Under current code, residential and commercial property owners are required to keep sidewalks clear and clean, but the proposed amendment would also require them to maintain sidewalks in a “reasonably safe condition.” This would include replacing or repairing defective slabs.

Under the proposal, the owner, lessee or occupant of a property abutting any sidewalk would be held “liable for any injury to property or personal injury, including death, proximately caused by the failure … to maintain such a sidewalk in a reasonably safe condition.”

“From an insurance perspective it makes a lot of sense to keep the village out of that liability,” said Deputy Mayor David Wright. If adopted, the change would affect a relatively small number of properties because most streets in the village don’t have sidewalks, he added.

Wright said the village isn’t facing a rash of slip-and-fall lawsuits and is instead considering the change after conversations with its municipal insurance broker, Syosset-based Salerno Brokerage Corp.

In 1996, the New York Court of Appeals upheld a Long Beach ordinance that shifted liability from the city to property owners abutting public sidewalks. That decision, in Hausser v. Giunta, opened the door for municipalities to pass similar ordinances. Oyster Bay Town and Farmingdale also shift liability to the property owner.

“It’s very difficult for injured people to collect against a municipality,” said Randy Schwartz, a personal injury attorney from Massapequa Park.

Schwartz said that to win a settlement against a municipality, the injured person must show that the municipality either had written notice about the sidewalk defect or had created it.

But most private property owners have insurance, which makes a settlement easier, he said.

“The insurance company is going to look and say, ‘Here’s a person with a legitimate injury, here’s a defect in the property, the law requires that the homeowner is responsible’ and it’s easy for the injured party to collect,” Schwartz said.

Ellen Melchionni, president of the New York Insurance Association Inc., an Albany-based trade group, said in a statement that government should focus on ending "frivolous lawsuits" rather than shifting liability. 

"Municipalities shifting liability to property owners or occupants is not the best solution," Melchionni said. "While there may be insurance to provide coverage, an increase in claims will only result in an increase in the cost of insurance — a hidden tax on residents."
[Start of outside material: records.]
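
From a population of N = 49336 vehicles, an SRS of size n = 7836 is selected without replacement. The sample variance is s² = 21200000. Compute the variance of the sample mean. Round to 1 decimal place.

2275.8

Under SRS without replacement, Var(ȳ) = (1 − f)·s²/n with f = n/N = 7836/49336 = 0.15882925.
Var(ȳ) = (1 − 0.15882925)·21200000/7836 = 0.84117075·2705.462 = 2275.7555.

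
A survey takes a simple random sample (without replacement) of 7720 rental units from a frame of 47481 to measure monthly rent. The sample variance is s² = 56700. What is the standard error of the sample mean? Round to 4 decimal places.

Under SRS without replacement, Var(ȳ) = (1 − f)·s²/n with f = n/N = 7720/47481 = 0.16259135.
Var(ȳ) = (1 − 0.16259135)·56700/7720 = 0.83740865·7.3445596 = 6.1503977.
SE(ȳ) = √(6.1503977) = 2.4800.

2.4800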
The proposed amendment would also stiffen penalties imposed on property owners who don’t clear and maintain their sidewalks. Violations for failure to clear sidewalks of snow, ice or other encumbrances carry a $250 fine. The proposed amendment would also fine property owners $250 for every week they fail to comply with a written order to repair or replace defective sidewalk slabs within a specified time limit.

WALK THIS WAY, CAREFULLY

A proposed code change would affect commercial and residential property owners in Bayville:

  • Owner, lessee, occupant of property abutting sidewalk responsible to maintain sidewalk in a “reasonably safe condition.”
  • Liability for any personal injury or property damage caused by failure to maintain sidewalk would fall on owner, lessee or occupant, not the village.
  • Failure to comply with a written order to repair or replace defective sidewalk slabs incurs a weekly $250 fine.